Modern compound synthesis has led to the creation of vast databases of possible compounds that big pharma screens for any anti-disease activity. Although this is the primary driver of many drug discovery workflows today, natural compounds still account for a portion of commercially available drugs.
One of the reasons that taking drugs from nature has been left behind is that it can be challenging. Identifying active compounds can take a long time, and you have to cross your fingers it is a novel compound rather than something already discovered. Even then, it still has to be proven, safe, and effective. Nevertheless, nature has had millions of years to develop compounds, so there is no reason to stop looking.
In a new study, a team from the University of Calcutta in India wanted to know if the algae Chaetomorpha brachygona had any novel anti-cancer compounds. Chaetomorpha brachygona is an alga from the Sundarbans Mangrove Ecosystem, a possible bioactive compounds and plants database. Previous studies had found that an extract from this algae could induce cell death in a cervical cancer cell line, yet none had fully looked into how it could do it.
They began by identifying various bioactive components located in the chloroform fraction (compounds retrieved by dissolving them in chloroform). The whole fraction itself could impair the growth of cervical cancer cells and induce cell death through autophagy. The team analyzed the chloroform fraction’s active compounds and found some of them could bind to Bcl-2, a protein that regulates cell death. None of the active compounds alone would induce the same anti-cancer abilities of the extract, however.

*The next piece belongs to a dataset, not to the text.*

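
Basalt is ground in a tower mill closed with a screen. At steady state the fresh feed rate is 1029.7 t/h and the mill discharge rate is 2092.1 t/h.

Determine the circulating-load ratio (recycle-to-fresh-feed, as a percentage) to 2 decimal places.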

The whole extract seemed to be required to get the full anti-cancer benefit.
This study examined the bioactive components of the chloroform fraction of Chaetomorpha brachygona. The extract could induce autophagic cell death in cervical cancer cells. However, none of the active components alone managed to reach the same efficacy. This is relatively common in many extracts as the whole set of compounds is often more effective than any of them alone. Further research would have to be done on more types of cancers and different sub-types of cervical cancer; however, these results are promising and could result in exciting results in the future.
The study concludes, “The green alga is rich in unsaturated fatty acids and novel phytochemicals, undoubtedly it can be utilized for its nutraceutical values. Compounds with high binding affinity to Bcl-2, detected/identified by molecular docking analysis are of main interest, future research can utilize these molecules for therapeutic purposes.”